Oplaat vertolkt het oude rechtse VVD-geluid. Sinds mensenheugenis komt de VVD op voor autominnend Nederland, dat zit in het dna van die partij. Al lijken steeds meer liberalen ervan doordrongen dat ‘130’ onhoudbaar is. Zoals een relatief nieuw Kamerlid zegt: „Het credo was altijd ‘130 waar het kan’. Maar als het niet meer kan, is dat de nieuwe realiteit.”
Overigens is ook Pieter Hofstra, de VVD’er die als Kamerlid (1994-2006) jarenlang de belangen van de automobilist verdedigde, ‘om’. Hij noemt de auto nog altijd een „geweldige uitvinding”, die de mensen „vrijheid” heeft gebracht. Maar: „Op het moment dat in een dichtbevolkt land als Nederland iedereen één of twee auto’s voor de deur heeft staan, zie je ook de keerzijde.” Hij vindt langzamer rijden nog niet zo’n gek idee. Voor het milieu, voor de veiligheid, voor de doorstroming. Het is goedkoper. En het kan ook werken tegen al dat „opfokgedrag”. „Als mensen wat rustiger rijden, kunnen ze nadenken over de dingen des levens.”
Oppositie voeren tegen Den Uyl
In 1974 werd door het kabinet-Den Uyl voor het eerst een snelheidslimiet ingevoerd: 100 kilometer per uur op de snelwegen en 80 op de provinciale wegen. De VVD, die toen in de oppositie zat, besloot onder leiding van Hans Wiegel voor de automobilist op te komen. Die moest gewoon lekker door kunnen rijden. Het bleef altijd een speerpunt van de VVD. Eind jaren tachtig was het minister Neelie Kroes (VVD) die de limiet opkrikte naar 120 kilometer per uur.

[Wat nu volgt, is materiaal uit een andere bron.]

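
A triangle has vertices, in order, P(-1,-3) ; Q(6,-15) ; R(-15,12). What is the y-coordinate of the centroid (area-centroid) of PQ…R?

Apply the shoelace formula. First the cross-terms c_i = x_i·y_{i+1} − x_{i+1}·y_i:
  33, -153, 57  ⇒  2A = -63, A = -31.5.
Then Σ (y_i + y_{i+1})·c_i = 378, so ȳ = 378 / (6·(-31.5)) = -2.

-2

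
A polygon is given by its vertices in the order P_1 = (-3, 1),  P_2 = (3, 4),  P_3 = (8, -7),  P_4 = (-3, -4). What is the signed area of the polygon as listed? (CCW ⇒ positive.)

-68

Σ = (-15) + (-53) + (-53) + (-15) = -136
Signed area = Σ/2 = -68 (negative ⇒ clockwise traversal).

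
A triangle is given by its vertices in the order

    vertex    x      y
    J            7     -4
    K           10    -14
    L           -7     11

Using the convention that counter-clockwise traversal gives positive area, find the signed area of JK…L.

-47.5

Apply the surveyor's formula: 2A = Σ (x_i·y_{i+1} − x_{i+1}·y_i), indices taken mod 3.
Σ = (-58) + (12) + (-49) = -95
Signed area = Σ/2 = -47.5 (negative ⇒ clockwise traversal).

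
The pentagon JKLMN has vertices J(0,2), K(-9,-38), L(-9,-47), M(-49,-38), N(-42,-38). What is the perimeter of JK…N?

156

|JK| = √((-9)² + (-40)²) = √1681 = 41
|KL| = √((0)² + (-9)²) = √81 = 9
|LM| = √((-40)² + (9)²) = √1681 = 41
|MN| = √((7)² + (0)²) = √49 = 7
|NJ| = √((42)² + (40)²) = √3364 = 58
Perimeter = 41 + 9 + 41 + 7 + 58 = 156.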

Uiteindelijk was het CDA’er Camiel Eurlings, minister van Verkeer en Waterstaat in het kabinet-Balkenende IV, een kabinet zónder de VVD, die de 130kilometer-maatregel invoerde op de A2. Kan dat niet op meer plekken, vroeg een Kamermeerderheid van CDA, VVD en PVV daarna. Toen de VVD in 2010 de grootste partij werd en ging regeren met het CDA, met gedoogsteun van de PVV,
De ruggengraat van de VVD is van elastiek geworden
kwam de nieuwe limiet ogenblikkelijk in het regeerakkoord: „De maximumsnelheid op autosnelwegen gaat omhoog naar 130 km/u.” Maar: „Indien nodig voor de luchtkwaliteit, geluidsbelasting of verkeersveiligheid geldt een lagere maximumsnelheid.”

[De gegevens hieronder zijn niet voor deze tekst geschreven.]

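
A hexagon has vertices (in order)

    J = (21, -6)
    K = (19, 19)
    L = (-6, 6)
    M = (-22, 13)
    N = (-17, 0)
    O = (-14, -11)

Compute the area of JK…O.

Apply the surveyor's formula: 2A = Σ (x_i·y_{i+1} − x_{i+1}·y_i), indices taken mod 6.
Cross-terms: 513, 228, 54, 221, 187, 315  ⇒  Σ = 1518
Area = |Σ|/2 = 759.

759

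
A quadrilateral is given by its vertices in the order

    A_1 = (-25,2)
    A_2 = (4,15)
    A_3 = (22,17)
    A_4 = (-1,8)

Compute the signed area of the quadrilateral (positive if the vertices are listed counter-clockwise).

-127

Apply the shoelace formula: 2A = Σ (x_i·y_{i+1} − x_{i+1}·y_i), indices taken mod 4.
Cross-terms: -383, -262, 193, 198  ⇒  Σ = -254
Signed area = Σ/2 = -127 (negative ⇒ clockwise traversal).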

Intussen lijkt de partij al afscheid te hebben genomen van hard rijden, in ieder geval in de buurt van natuurgebieden. Op het congres van de bestuurdersvereniging van de VVD, begin oktober in Lunteren, zei premier Rutte: „Overal de snelheid omlaag gooien heeft geen zin. Maar je moet wel kijken of het helpt als je bij Natura 2000-gebieden iets langzamer rijdt.” Al blijft de VVD, zo verzekerde hij, de „vroempartij”. Maar of die gedachte helpt, als de VVD’ers straks noodgedwongen 100 kilometer per uur op de snelweg tuffen?